Director Sebastián Silva takes viewers almost invasively into Raquel's daily life. This level of intimacy makes one painfully aware of the complete lack of privacy that this housekeeper contends with daily. Whatever mood she's in, whatever personal feelings she has for individual members of the family (her feelings for the oldest daughter are... complicated), Raquel has nowhere to hide. She is still obliged to serve the family. When Raquel's sympathetic boss, Pilar (Claudia Celedón) realizes she is overworked and exhausted, she resolves to get her some help.

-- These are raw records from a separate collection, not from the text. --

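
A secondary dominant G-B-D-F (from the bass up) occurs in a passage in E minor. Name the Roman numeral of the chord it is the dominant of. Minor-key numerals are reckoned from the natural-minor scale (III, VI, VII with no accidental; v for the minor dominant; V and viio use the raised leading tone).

The chord is a dominant seventh chord on G.
A dominant resolves down a perfect fifth: G → C. In E minor, C is scale degree 6, i.e. VI.

VI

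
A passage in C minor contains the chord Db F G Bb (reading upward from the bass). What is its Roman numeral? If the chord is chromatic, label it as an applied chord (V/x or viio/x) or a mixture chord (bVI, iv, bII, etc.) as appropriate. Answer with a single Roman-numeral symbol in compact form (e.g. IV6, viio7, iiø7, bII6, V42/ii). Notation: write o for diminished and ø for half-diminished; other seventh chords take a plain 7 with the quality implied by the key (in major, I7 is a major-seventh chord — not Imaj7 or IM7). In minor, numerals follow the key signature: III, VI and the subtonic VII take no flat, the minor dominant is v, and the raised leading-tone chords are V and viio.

The pitches G-Bb-Db-F form a half-diminished seventh chord rooted on G.
G sits a half step below Ab (VI in C minor); a diminished chord there is the applied leading-tone chord of VI.
With Db in the bass the chord is in second inversion, so the figured bass is 43.

viiø43/VI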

Saavedra's performance as Raquel is a perfect study in minimalism. The repressed maid is twitchy, and at times a bit frightening, in her repression. Unable to physically express her fear of losing the job she is so dependent on and unwilling to believe that Pilar truly appreciates her as a person, Saavedra allows her buggy eyes to reveal the maid's nervous terror of becoming obsolete. As a succession of assistants comes into the household, the maid's passive aggression comes to the fore. She drives each of them out by either disinfecting their shared bathroom every time they take a shower or by locking them out of the house when they step outside or a combination of both. She only bonds with another assistant she locked out, Lucy (Mariana Loyola), after discovering her hilarious response: sunbathing topless in the front yard.

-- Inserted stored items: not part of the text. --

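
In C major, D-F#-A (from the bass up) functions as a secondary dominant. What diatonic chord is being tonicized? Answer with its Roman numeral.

V

The chord is a major triad on D.
A dominant resolves down a perfect fifth: D → G. In C major, G is scale degree 5, i.e. V.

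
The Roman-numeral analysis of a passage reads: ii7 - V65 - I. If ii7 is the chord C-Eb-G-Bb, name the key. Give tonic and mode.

Bb major

ii7 is given as C-Eb-G-Bb — a minor seventh chord with root C.
If C is scale degree 2 and the mode makes that degree carry a minor seventh chord, the tonic is Bb and the mode is major.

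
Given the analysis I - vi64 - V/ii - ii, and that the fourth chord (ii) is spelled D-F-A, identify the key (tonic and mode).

ii is given as D-F-A — a minor triad with root D.
If D is scale degree 2 and the mode makes that degree carry a minor triad, the tonic is C and the mode is major.

C major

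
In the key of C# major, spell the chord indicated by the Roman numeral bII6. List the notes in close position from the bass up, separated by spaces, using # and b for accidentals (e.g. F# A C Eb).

Scale degree 2 in C# major is D#; lowering it a half step gives D. bII6 is the Neapolitan sixth — a major triad on the lowered second degree, here in its customary first inversion.
So the chord is D-F#-A, a major triad.
With the 6 figure the chord is in first inversion; from the bass F# upward in close position it reads F#-A-D.

F# A D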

It is astonishing how skillfully Silva deliberately plays on cinematic tropes that are de rigueur in the U.S. to create suspense. Anyone used to the contrivances of American films can feel La nana's rhythms building to some revelation that she is insane. Her irrational aggression to even the kindest assistant; her donning of a gorilla mask heavy with metaphorical conclusions; her decision to hide a new kitty cat in a drawer, then finally throw her over a garden wall; all of these could be viewed in the context of a horror movie with a paranoid obsessive protagonist. But Silva repeatedly upends such assumptions in favor of verisimilitude. Silva elevates the film by striving for the realism of a black comedy rather than a contrived scary movie.

La nana is an engrossing example of the virtues of smaller scale foreign films, and a welcome respite from the mainstream Oscar-bait currently showing in theatres.

La nana (The Maid) is in limited release, and opens tomorrow in Atlanta at the Landmark Midtown Art Cinema, 931 Monroe Drive North East, Atlanta, GA 30308.